Friday, January 11, 2008

2008: New Year, Fresh Start

As most know, 2007 wasn't my year at all. I ended 2006 by moving out of my house. Even though it was for the best and taught me more than I could have imagined and caused much unnecessary strain, it was one of the hardest things I have done - going against my parents wishes. 2007 started with the love of my life having to have an appendectomy. I know, I know - very routine procedure. However, I couldn't imagine life without him and the thought of him lying there under anesthesia made me go crazy. Of course waiting outside with his parents was the longest hour of my life, but it was still an experience for the both of us that only made us stronger. Ill never forget his first words after surgery being, "Where's my girlfriend?" The nurse brought him out and said hes been asking for his girlfriend for the past ten minutes with his hand in the air. Ha. It was dang near adorable. And for his sake, I wont go into all the things he said about me and about the two of us getting married and such with tears running down his face, while family and the paster were all present. But hes a romantic and always will be, whether he likes it or not. Well, we stayed in the hospital for a few days...Yeah, not leaving him left me not smelling the greatest, but you couldn't drag me away from taking care of him. Nonetheless, classes started and he missed the first two weeks (at least), and I missed the first few days. So, it wasn't a great start to the semester.

The year that I will never, ever be able to forget just continued to worsen everyday. I lost the one person that I thought would be my only constant in life, my best friend, the greatest boyfriend that any girl could ask for. I suppose it isn't right to say that I lost him. Rather, I should say things have changed, we've grown and learned more about ourselves and our relationship than we could have imagined. Despite the many mistakes that we have both made and the people we have dragged into the mess, it has strengthened us, our feelings and appreciation in the end. He is, without a doubt, still in my life and might even still have a strong hold on my heart. But we will see where the good Lord takes things from here.

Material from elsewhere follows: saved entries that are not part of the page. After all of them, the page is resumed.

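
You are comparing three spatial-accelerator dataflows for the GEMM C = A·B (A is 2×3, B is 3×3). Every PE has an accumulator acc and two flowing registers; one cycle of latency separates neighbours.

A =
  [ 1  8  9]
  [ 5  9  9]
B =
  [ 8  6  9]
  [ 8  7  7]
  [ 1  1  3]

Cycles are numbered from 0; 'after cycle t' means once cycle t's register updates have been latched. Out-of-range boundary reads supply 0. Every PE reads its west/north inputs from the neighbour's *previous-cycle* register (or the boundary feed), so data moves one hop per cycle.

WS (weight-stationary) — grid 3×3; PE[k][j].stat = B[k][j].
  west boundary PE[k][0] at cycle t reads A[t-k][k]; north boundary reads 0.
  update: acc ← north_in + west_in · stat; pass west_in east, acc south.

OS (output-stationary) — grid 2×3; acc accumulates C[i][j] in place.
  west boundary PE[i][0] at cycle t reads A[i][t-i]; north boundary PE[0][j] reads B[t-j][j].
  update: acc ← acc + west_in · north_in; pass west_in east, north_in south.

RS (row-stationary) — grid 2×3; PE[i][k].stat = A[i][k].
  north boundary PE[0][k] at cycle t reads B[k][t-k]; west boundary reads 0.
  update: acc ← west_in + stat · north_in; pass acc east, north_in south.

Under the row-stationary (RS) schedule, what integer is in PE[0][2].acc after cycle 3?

RS (2×3). Following PE[0][2] plus its west/north inputs:
  cycle 0: PE[0][1] → acc 0, east 0, south 0
  cycle 0: PE[0][2] → acc 0, east 0, south 0
  cycle 1: PE[0][1] → acc 72, east 72, south 8
  cycle 1: PE[0][2] → acc 0, east 0, south 0
  cycle 2: PE[0][1] → acc 62, east 62, south 7
  cycle 2: PE[0][2] → acc 81, east 81, south 1
  cycle 3: PE[0][1] → acc 65, east 65, south 7
  cycle 3: PE[0][2] → acc 71, east 71, south 1

PE[0][2].acc = 71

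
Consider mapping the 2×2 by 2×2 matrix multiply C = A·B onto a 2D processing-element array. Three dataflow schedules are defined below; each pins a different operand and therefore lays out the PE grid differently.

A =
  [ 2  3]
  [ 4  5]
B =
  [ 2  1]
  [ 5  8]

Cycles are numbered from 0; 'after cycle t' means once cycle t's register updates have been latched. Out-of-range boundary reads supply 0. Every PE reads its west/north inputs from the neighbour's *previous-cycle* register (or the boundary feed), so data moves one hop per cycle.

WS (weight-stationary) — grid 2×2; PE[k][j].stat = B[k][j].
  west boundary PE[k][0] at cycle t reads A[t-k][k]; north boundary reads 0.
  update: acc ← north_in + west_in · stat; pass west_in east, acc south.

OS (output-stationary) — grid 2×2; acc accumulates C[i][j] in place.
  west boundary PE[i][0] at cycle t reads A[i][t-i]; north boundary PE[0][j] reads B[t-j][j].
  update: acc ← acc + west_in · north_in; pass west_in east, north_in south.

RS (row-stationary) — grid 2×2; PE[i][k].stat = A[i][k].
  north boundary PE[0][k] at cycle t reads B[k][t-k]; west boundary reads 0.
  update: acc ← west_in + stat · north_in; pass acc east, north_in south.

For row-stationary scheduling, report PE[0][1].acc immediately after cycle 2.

PE[0][1].acc = 26

RS 2×2: PE[0][1] cycle-by-cycle (with neighbour feeds):
  cycle 0: PE[0][0] → acc 4, east 4, south 2
  cycle 0: PE[0][1] → acc 0, east 0, south 0
  cycle 1: PE[0][0] → acc 2, east 2, south 1
  cycle 1: PE[0][1] → acc 19, east 19, south 5
  cycle 2: PE[0][0] → acc 0, east 0, south 0
  cycle 2: PE[0][1] → acc 26, east 26, south 8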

Most importantly, the year went out with a bang - *completely sarcastic.* I lost my grandma in early November and lost my grandpa in mid December. They were literally the greatest couple to walk this planet. Everyday they put each other and everyone else before themselves. They constantly loved even complete strangers with only a love that could be given by God himself. They touched more lives than even I will be able to fathom, but I must say, every person they have ever known is a better because of it. I am honored to say that I am Charlie and Mary Jane Breeze's granddaughter!

Even though last year's mistakes and downfalls continue to be a part of me present day, I am trying my hardest to be a better person. Of course I am a struggling Christian, but I am trying and praying with all I have left. So, your prayers are much appreciated.